Is a battery worth it in Massachusetts?
Between ConnectedSolutions income ($1,000–$1,500/yr), the SMART adder, possible rebates, the state tax credit, and backup power during outages, a battery can pay for itself considerably faster in Massachusetts than in states without these programs. Whether it's right for you depends on your outage risk, roof size, and budget — we'll give you the honest math for your situation.
How battery economics actually work in Massachusetts
A home battery in Massachusetts sits at the intersection of several benefits that do not exist together in most states. First, ConnectedSolutions pays you roughly $275 per kilowatt drawn during summer peak events, often totaling $1,000 to $1,500 a year. Second, pairing a battery with solar adds about $0.04 per kWh to your SMART rate through the storage adder. Third, batteries installed with solar qualify for the 15% state tax credit. Fourth, some utilities offer additional per-kWh rebates. And fifth, of course, the battery provides backup power during the outages that New England weather regularly delivers. Stacked together, these can shorten a battery's payback dramatically compared to buying one purely for backup.
Who benefits most from adding a battery
Batteries make the most sense for Massachusetts homeowners who experience frequent outages, who want energy resilience, or who want to maximize their incentive income. If your primary goal is backup power, the ConnectedSolutions income effectively pays you for capacity you were not using during those summer peak windows anyway. If your primary goal is financial return, the combination of the SMART adder, ConnectedSolutions, rebates, and the tax credit can make the battery a reasonable investment rather than a pure cost. The right answer depends on your outage risk, your roof and system size, and your budget, which is exactly the kind of thing an honest estimate should address.
What to know before adding storage
A few practical points matter before committing to a battery.
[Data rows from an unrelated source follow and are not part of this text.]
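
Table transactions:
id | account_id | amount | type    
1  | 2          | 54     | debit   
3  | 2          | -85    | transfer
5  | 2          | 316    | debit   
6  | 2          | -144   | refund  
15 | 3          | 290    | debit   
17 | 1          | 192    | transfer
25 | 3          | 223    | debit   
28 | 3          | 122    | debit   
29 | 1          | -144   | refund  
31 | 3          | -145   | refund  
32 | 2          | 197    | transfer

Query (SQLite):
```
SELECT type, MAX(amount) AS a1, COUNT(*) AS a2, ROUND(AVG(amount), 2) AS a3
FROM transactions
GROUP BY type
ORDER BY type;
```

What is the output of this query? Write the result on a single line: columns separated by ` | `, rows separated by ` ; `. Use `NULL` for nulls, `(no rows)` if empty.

debit | 316 | 5 | 201 ; refund | -144 | 3 | -144.33 ; transfer | 197 | 3 | 101.33

Group transactions by type.
Per group compute: MAX(amount), COUNT(*), ROUND(AVG(amount), 2).
  debit: ids {1, 5, 15, 25, 28} → MAX(amount)=316, COUNT(*)=5, ROUND(AVG(amount), 2)=201
  refund: ids {6, 29, 31} → MAX(amount)=-144, COUNT(*)=3, ROUND(AVG(amount), 2)=-144.33
  transfer: ids {3, 17, 32} → MAX(amount)=197, COUNT(*)=3, ROUND(AVG(amount), 2)=101.33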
ConnectedSolutions enrollment typically locks you into the program for a set term, and the specific eligible battery brands and rebate amounts can change year to year. The battery's usable capacity and discharge duration affect both your SMART adder and your ConnectedSolutions payments. And the upfront cost of a battery is significant, so it should be weighed honestly against the combined income and resilience benefits rather than added reflexively. We can help you run that math for your specific situation.